La Cassazione con la sentenza n.21714 del 2025 ha sentenziato che anche i gesti maldestri e sconsiderati dei dipendenti che portano ad un infortunio è il datore di lavoro a pagare i danni.
L’incidente è scaturito da una prassi poco ortodossa di salire sulle sedie invece che usare scale portatili, il gesto fatto da una Operatrice ospedaliera che stava preparando i pasti per i malati e dovendo prendere uno scatolone usava una sedia girevole, ma perdeva l’equilibrio cadendo e subendo un infortunio sul lavoro certificato da Inail.
In primo grado la sentenza risultò favorevole alla lavatrice invece l’appello fu sfavorevole alla lavatrice.
La Cassazione ha riconosciuto le ragioni della Oss che era già destinataria di equo indennizzo.
Nella sentenza il giudice ha spiegato che in tema di sicurezza l’azienda non può lasciare che i lavoratori agiscano in discrezionalita’, gestendo i rischi con piena libertà di scelta, altrimenti può essere chiamata a rispondere in via risarcitoria per grave negligenza e violazione degli obblighi di sicurezza.
Il datore di lavoro deve vigilare affinché ogni mansione sia svolta nel pieno rispetto di tutte le procedure di sicurezza compreso l’ uso di scale girevoli.
Sulla base del dlgs 81-2008 e all’ articolo 2087 CC il datore di lavoro deve:
dotare il personale dei dispositivi o strumenti di sicurezza.

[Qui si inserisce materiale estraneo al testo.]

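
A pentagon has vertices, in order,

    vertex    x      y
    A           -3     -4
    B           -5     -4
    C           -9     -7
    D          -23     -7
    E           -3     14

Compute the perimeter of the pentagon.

68

|AB| = √((-2)² + (0)²) = √4 = 2
|BC| = √((-4)² + (-3)²) = √25 = 5
|CD| = √((-14)² + (0)²) = √196 = 14
|DE| = √((20)² + (21)²) = √841 = 29
|EA| = √((0)² + (-18)²) = √324 = 18
Perimeter = 2 + 5 + 14 + 29 + 18 = 68.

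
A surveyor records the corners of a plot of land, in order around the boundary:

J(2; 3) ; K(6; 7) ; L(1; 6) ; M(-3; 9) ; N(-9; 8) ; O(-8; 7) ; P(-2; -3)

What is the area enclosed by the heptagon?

74

Σ = (-4) + (29) + (27) + (57) + (1) + (38) + (0) = 148
Area = |Σ|/2 = 74.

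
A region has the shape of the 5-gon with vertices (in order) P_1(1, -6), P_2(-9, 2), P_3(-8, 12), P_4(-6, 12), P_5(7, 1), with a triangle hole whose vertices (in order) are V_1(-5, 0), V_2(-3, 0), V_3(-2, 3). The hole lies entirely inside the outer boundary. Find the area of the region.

Outer boundary:
Cross-terms: -52, -92, -24, -90, -43  ⇒  Σ = -301
Area = |Σ|/2 = 150.5.
Hole:
Apply the surveyor's formula: 2A = Σ (x_i·y_{i+1} − x_{i+1}·y_i), indices taken mod 3.
Cross-terms: 0, -9, 15  ⇒  Σ = 6
Area = |Σ|/2 = 3.
Net area = 150.5 − 3 = 147.5.

147.5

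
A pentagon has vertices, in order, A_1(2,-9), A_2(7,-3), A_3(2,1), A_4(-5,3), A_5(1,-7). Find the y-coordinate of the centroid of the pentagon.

-437/177

Apply the surveyor's formula. First the cross-terms c_i = x_i·y_{i+1} − x_{i+1}·y_i:
  57, 13, 11, 32, 5  ⇒  2A = 118, A = 59.
Then Σ (y_i + y_{i+1})·c_i = -874, so ȳ = -874 / (6·59) = -437/177.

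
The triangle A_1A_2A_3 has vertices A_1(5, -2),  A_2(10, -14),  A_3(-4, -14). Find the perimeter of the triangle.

|A_1A_2| = √((5)² + (-12)²) = √169 = 13
|A_2A_3| = √((-14)² + (0)²) = √196 = 14
|A_3A_1| = √((9)² + (12)²) = √225 = 15
Perimeter = 13 + 14 + 15 = 42.

42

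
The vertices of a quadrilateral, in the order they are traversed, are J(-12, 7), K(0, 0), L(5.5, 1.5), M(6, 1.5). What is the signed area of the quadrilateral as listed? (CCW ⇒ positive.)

29.625

Apply the shoelace (surveyor's) formula: 2A = Σ (x_i·y_{i+1} − x_{i+1}·y_i), indices taken mod 4.
J→K: (-12)(0) − (0)(7) = 0
K→L: (0)(1.5) − (5.5)(0) = 0
L→M: (5.5)(1.5) − (6)(1.5) = -0.75
M→J: (6)(7) − (-12)(1.5) = 60
Σ = 59.25
Signed area = Σ/2 = 29.625 (positive ⇒ counter-clockwise traversal).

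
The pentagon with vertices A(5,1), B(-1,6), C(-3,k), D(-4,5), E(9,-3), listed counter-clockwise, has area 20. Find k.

5

Write out the shoelace sum; only the two edges meeting at C involve k:
2·Area = [((-1)·k − (-3)·6) + ((-3)·5 − (-4)·k)] + 22
       = 3·k + 25 = 40
⇒ k = 5.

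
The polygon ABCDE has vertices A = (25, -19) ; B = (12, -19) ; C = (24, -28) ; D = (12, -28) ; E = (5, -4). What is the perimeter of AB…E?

|AB| = √((-13)² + (0)²) = √169 = 13
|BC| = √((12)² + (-9)²) = √225 = 15
|CD| = √((-12)² + (0)²) = √144 = 12
|DE| = √((-7)² + (24)²) = √625 = 25
|EA| = √((20)² + (-15)²) = √625 = 25
Perimeter = 13 + 15 + 12 + 25 + 25 = 90.

90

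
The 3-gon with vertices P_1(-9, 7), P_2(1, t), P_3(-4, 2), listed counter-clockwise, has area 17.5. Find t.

-10

The doubled signed area Σ (x_i y_{i+1} − x_{i+1} y_i) is linear in t.
With t=0 it equals -15; the coefficient of t is -5 (from the two edges through P_2).
So -5·t + -15 = 2·17.5 = 35 ⇒ t = -10.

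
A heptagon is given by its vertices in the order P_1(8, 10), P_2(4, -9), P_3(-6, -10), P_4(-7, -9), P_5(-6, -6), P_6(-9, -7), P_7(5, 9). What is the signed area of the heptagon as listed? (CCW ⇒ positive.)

-157

Apply Gauss's area formula: 2A = Σ (x_i·y_{i+1} − x_{i+1}·y_i), indices taken mod 7.
Cross-terms: -112, -94, -16, -12, -12, -46, -22  ⇒  Σ = -314
Signed area = Σ/2 = -157 (negative ⇒ clockwise traversal).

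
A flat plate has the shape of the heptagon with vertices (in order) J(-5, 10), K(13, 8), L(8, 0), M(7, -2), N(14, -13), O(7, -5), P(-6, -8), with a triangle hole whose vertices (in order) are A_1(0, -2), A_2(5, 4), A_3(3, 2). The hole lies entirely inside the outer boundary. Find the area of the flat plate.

Outer boundary:
Cross-terms: -170, -64, -16, -63, 21, -86, -100  ⇒  Σ = -478
Area = |Σ|/2 = 239.
Hole:
Σ = (10) + (-2) + (-6) = 2
Area = |Σ|/2 = 1.
Net area = 239 − 1 = 238.

238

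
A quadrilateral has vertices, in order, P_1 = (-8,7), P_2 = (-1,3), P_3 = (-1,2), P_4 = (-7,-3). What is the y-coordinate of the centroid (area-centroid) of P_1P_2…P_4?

Apply Gauss's area formula. First the cross-terms c_i = x_i·y_{i+1} − x_{i+1}·y_i:
  -17, 1, 17, -73  ⇒  2A = -72, A = -36.
Then Σ (y_i + y_{i+1})·c_i = -474, so ȳ = -474 / (6·(-36)) = 79/36.

79/36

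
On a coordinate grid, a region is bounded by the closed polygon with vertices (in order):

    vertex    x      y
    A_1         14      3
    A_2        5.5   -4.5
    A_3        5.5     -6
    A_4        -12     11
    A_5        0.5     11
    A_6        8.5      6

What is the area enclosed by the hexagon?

Apply the shoelace (surveyor's) formula: 2A = Σ (x_i·y_{i+1} − x_{i+1}·y_i), indices taken mod 6.
A_1→A_2: (14)(-4.5) − (5.5)(3) = -79.5
A_2→A_3: (5.5)(-6) − (5.5)(-4.5) = -8.25
A_3→A_4: (5.5)(11) − (-12)(-6) = -11.5
A_4→A_5: (-12)(11) − (0.5)(11) = -137.5
A_5→A_6: (0.5)(6) − (8.5)(11) = -90.5
A_6→A_1: (8.5)(3) − (14)(6) = -58.5
Σ = -385.75
Area = |Σ|/2 = 192.875.

192.875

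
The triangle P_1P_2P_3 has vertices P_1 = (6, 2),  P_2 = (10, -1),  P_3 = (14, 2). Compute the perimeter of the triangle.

18

|P_1P_2| = √((4)² + (-3)²) = √25 = 5
|P_2P_3| = √((4)² + (3)²) = √25 = 5
|P_3P_1| = √((-8)² + (0)²) = √64 = 8
Perimeter = 5 + 5 + 8 = 18.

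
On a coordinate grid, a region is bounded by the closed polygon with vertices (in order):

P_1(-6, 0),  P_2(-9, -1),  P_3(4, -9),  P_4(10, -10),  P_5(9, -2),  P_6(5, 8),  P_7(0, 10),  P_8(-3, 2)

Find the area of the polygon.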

Controllare che siano utilizzati correttamente e ci sia il rispetto di tutte le regole atte a prevenire incidenti e infortuni.
Ecco perché la Cassazione sezione lavoro con la sentenza n. 6984 del 16 marzo 2025 ha ribadito che “incombe, per converso, sulla parte datoriale l’onere di provare l’inesistenza della condizione di pericolo oppure di avere predisposto tutte le misure atte a neutralizzare o ridurre al minimo tecnicamente,i rischi esistenti.